Another guy, way outside my geographic range, pleaded with me on the app to give him a chance. He was a “hero” firefighter. He had saved lives. He hadn’t had a relationship in years. He loved animals and trained dogs. His begging was a huge turnoff, as were his dour, unsmiling profile pics. I eventually had to block him when he continued to pester me after I declined clearly and unequivocally several times.

He was illustrative of several men who reached out to me, married and single, whose horniness was eclipsed only by their neediness. Men in sexless marriages with poor or little communication but who were stuck because of children, finances, or inertia were numerous. Others were single and felt they had lost their chance at love and despaired of ever finding it again. The sheer amount of alienation, sadness, and not-so-silent desperation was a sobering reminder of why suicide rates are highest in middle-aged men. It really is hard out there for them sometimes.

But, there was a bright spot: After a series of unsuitable candidates, I was relieved to find 55-year-old attorney Nick, who eventually turned out to be exactly the sort of friend I sought. After a few conversations, he initially told me he wanted to concentrate on finding a partner, and wasn’t interested in a FWB situation, but was definitely interested in being my friend. We forged a relationship by exchanging lengthy emails with each other for about three months. When we finally met for breakfast at a nearby diner, he was as charming and intelligent in person as he was in writing. As I hugged him goodbye, I couldn’t help but notice how good his body felt—strong and athletic—and how well we matched physically. But I put those thoughts aside and contented myself with having made a new friend. I was more than a little pleasantly surprised when I got an email thanking me for meeting him and expressing how glad he was that we were becoming friends, but that if I ever wanted to explore “benefits,” he would, too.
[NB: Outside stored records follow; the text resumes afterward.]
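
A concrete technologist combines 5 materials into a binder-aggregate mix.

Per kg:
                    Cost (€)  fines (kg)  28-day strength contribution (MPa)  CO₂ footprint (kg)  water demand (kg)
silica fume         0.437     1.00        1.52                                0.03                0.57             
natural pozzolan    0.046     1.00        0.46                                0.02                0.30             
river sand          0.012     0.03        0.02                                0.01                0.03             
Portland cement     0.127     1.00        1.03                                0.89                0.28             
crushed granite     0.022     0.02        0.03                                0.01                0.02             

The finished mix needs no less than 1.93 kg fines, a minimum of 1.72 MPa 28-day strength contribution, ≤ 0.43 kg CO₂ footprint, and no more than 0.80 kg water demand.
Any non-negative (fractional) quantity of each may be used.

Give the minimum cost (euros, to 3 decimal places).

€0.285

Treat it as an LP. Let x1 = kg of silica fume, x2 = kg of natural pozzolan, x3 = kg of river sand, x4 = kg of Portland cement, x5 = kg of crushed granite.
Minimise 0.437x1 + 0.046x2 + 0.012x3 + 0.127x4 + 0.022x5 subject to:
  1x1 + 1x2 + 0.03x3 + 1x4 + 0.02x5 ≥ 1.93   (fines)
  1.52x1 + 0.46x2 + 0.02x3 + 1.03x4 + 0.03x5 ≥ 1.72   (28-day strength contribution)
  0.03x1 + 0.02x2 + 0.01x3 + 0.89x4 + 0.01x5 ≤ 0.43   (CO₂ footprint)
  0.57x1 + 0.3x2 + 0.03x3 + 0.28x4 + 0.02x5 ≤ 0.8   (water demand)
  x1, x2, x3, x4, x5 ≥ 0.
The cheapest feasible vertex uses only silica fume, natural pozzolan, Portland cement; river sand, crushed granite are not used. Binding constraints: 28-day strength contribution, CO₂ footprint, water demand.
Solving gives x1 = 0.3587, x2 = 1.579, x4 = 0.4356.
Hence cost = 0.437·0.3587 + 0.046·1.579 + 0.127·0.4356 = €0.28471.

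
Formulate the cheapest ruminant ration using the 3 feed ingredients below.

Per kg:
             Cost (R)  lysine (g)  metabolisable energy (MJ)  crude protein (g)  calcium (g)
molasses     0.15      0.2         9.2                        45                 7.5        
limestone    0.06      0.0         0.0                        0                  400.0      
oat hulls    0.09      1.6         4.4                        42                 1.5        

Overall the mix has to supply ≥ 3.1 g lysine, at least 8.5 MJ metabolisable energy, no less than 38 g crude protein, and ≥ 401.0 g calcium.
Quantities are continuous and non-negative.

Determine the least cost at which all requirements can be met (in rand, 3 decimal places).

R0.234

Treat it as an LP. Let x1 = kg of molasses, x2 = kg of limestone, x3 = kg of oat hulls.
Minimize 0.15x1 + 0.06x2 + 0.09x3 subject to:
  0.2x1 + 1.6x3 ≥ 3.1   (lysine)
  9.2x1 + 4.4x3 ≥ 8.5   (metabolisable energy)
  45x1 + 42x3 ≥ 38   (crude protein)
  7.5x1 + 400x2 + 1.5x3 ≥ 401   (calcium)
  x1, x2, x3 ≥ 0.
The optimal basis is {limestone, oat hulls}; molasses drops out. There the lysine and calcium constraints are tight.
That vertex is x2 = 0.9952, x3 = 1.938.
Hence cost = 0.06·0.9952 + 0.09·1.938 = R0.23413.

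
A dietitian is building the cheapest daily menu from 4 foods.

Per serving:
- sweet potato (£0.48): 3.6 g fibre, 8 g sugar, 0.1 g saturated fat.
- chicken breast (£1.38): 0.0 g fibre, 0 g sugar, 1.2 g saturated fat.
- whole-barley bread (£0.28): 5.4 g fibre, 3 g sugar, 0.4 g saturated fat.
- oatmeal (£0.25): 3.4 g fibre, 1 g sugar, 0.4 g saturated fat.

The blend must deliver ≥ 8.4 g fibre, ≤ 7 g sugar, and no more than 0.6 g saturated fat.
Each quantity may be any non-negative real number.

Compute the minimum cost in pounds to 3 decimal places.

£0.475

Treat it as an LP. Let x1 = servings of sweet potato, x2 = servings of chicken breast, x3 = servings of whole-barley bread, x4 = servings of oatmeal.
min 0.48x1 + 1.38x2 + 0.28x3 + 0.25x4 subject to:
  3.6x1 + 5.4x3 + 3.4x4 ≥ 8.4   (fibre)
  8x1 + 3x3 + 1x4 ≤ 7   (sugar)
  0.1x1 + 1.2x2 + 0.4x3 + 0.4x4 ≤ 0.6   (saturated fat)
  x1, x2, x3, x4 ≥ 0.
The optimal basis is {sweet potato, whole-barley bread}; chicken breast, oatmeal drop out. The fibre and saturated fat requirements are met with equality.
Solving gives x1 = 0.1333, x3 = 1.467.
Cost = 0.48·0.1333 + 0.28·1.467 = 0.47474.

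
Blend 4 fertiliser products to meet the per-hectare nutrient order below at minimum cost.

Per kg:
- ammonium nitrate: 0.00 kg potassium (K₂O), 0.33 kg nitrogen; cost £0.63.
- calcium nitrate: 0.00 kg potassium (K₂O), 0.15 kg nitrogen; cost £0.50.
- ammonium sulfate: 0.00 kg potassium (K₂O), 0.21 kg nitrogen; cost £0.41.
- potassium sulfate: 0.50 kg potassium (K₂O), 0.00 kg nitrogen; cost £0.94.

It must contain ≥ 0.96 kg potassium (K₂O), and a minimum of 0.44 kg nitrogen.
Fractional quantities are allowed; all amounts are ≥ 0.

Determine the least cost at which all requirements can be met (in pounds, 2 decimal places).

£2.64

This is a linear program. Let x1 = kg of ammonium nitrate, x2 = kg of calcium nitrate, x3 = kg of ammonium sulfate, x4 = kg of potassium sulfate.
Minimise 0.63x1 + 0.5x2 + 0.41x3 + 0.94x4 with:
  0.5x4 ≥ 0.96   (potassium (K₂O))
  0.33x1 + 0.15x2 + 0.21x3 ≥ 0.44   (nitrogen)
  x1, x2, x3, x4 ≥ 0.
The cheapest feasible vertex uses only ammonium nitrate, potassium sulfate; calcium nitrate, ammonium sulfate are not used. Binding constraints: potassium (K₂O) and nitrogen.
That vertex is x1 = 1.333, x4 = 1.92.
Objective = 0.63·1.333 + 0.94·1.92 = 2.6446.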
We met the following week and spent several hours walking nearby trails, talking and trading anecdotes from our lives. He described himself as a “50 Shades of Vanilla” lover, and later that week, I went to his house “for lunch” to find out for myself. Self-deprecating to an almost pathological degree, Nick is a great lover, with all the right moves at all the right times and astounding stamina. We’ve continued to meet for weekly lunch dates, and I’m hopeful we will continue for as long as it is right for each of us.

Throughout my quest for a FWB, my domestic life has remained unchanged. My husband and I maintain a lot of personal independence within our marriage and have always had separate hobbies, interests, and friendships. He doesn’t ask for details, and I simply tell him “I’m going out for a few hours.” What I do on my own time is up to me.

I’ve learned that I value friendship as much as sex. While I’m more than capable of enjoying an enthusiastic one-off with no potential for an ongoing connection, I much prefer a continuing relationship for logistical and emotional reasons—with or without benefits. Luca’s unwillingness to stay friends after we stopped having sex was deeply disappointing, as I’ve always maintained friendships with past lovers, some for several decades. As for Nick, I know that he truly wants a partner, and when that happens, I will be genuinely happy for him as a friend and I’m certain we will continue to support each other. And when I need to revive my dormant online profile, I will emphasize that I’m looking for a friendship that will endure beyond the benefits.